Cependant, l’effet de cet enregistrement n’est pas clair, car les pratiques québécoises liées au veto familial (objection d’un membre de la famille malgré une intention favorable enregistrée par le donneur potentiel) donnent préséance à la famille. Cette pratique entre apparemment en conflit avec la loi, qui stipule que le consentement enregistré doit être considéré comme contraignant, à moins d’un « motif impérieux », même si ce motif n’a jamais passé le test des tribunaux. Le veto familial est abordé dans l’article de Mmes Louise Bernier et Marine Mageau intitulé « Le veto des familles au don d’organes qui a le dernier mot ? », dans le présent numéro.
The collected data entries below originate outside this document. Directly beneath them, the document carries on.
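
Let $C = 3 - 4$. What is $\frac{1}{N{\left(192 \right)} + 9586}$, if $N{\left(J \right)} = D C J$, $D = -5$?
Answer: $\frac{1}{10546} \approx 9.4823 \cdot 10^{-5}$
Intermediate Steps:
$C = -1$ ($C = 3 - 4 = -1$)
$N{\left(J \right)} = 5 J$ ($N{\left(J \right)} = \left(-5\right) \left(-1\right) J = 5 J$)
$\frac{1}{N{\left(192 \right)} + 9586} = \frac{1}{5 \cdot 192 + 9586} = \frac{1}{960 + 9586} = \frac{1}{10546}$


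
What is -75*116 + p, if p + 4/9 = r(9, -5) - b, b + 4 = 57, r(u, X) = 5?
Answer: -78736/9 ≈ -8748.4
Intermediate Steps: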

Tous les systèmes de don et de transplantation reposent sur la confiance, tant celle du public que des professionnels de la santé qui interagissent avec le système. Dans les pays où l’instauration d’un modèle de consentement présumé a été plus difficile, la population et les professionnels de la santé n’y avaient souvent pas été préparés. Par exemple, vers la fin des années 1990, le Brésil a tenté d’instaurer le consentement présumé, ce qui a mené à une chute dramatique des dons d’organes. Le modèle de consentement explicite a dû être réinstauré après seulement une année10. La population doit avoir l’assurance que les professionnels feront tout leur possible pour sauver la vie des patients et qu’ils ne les considéreront pas comme un ensemble d’organes qui pourrait bénéficier à quelqu’un d’autre. Ils doivent également savoir que leurs intentions relatives au don d’organes et les désirs de leur famille seront respectés.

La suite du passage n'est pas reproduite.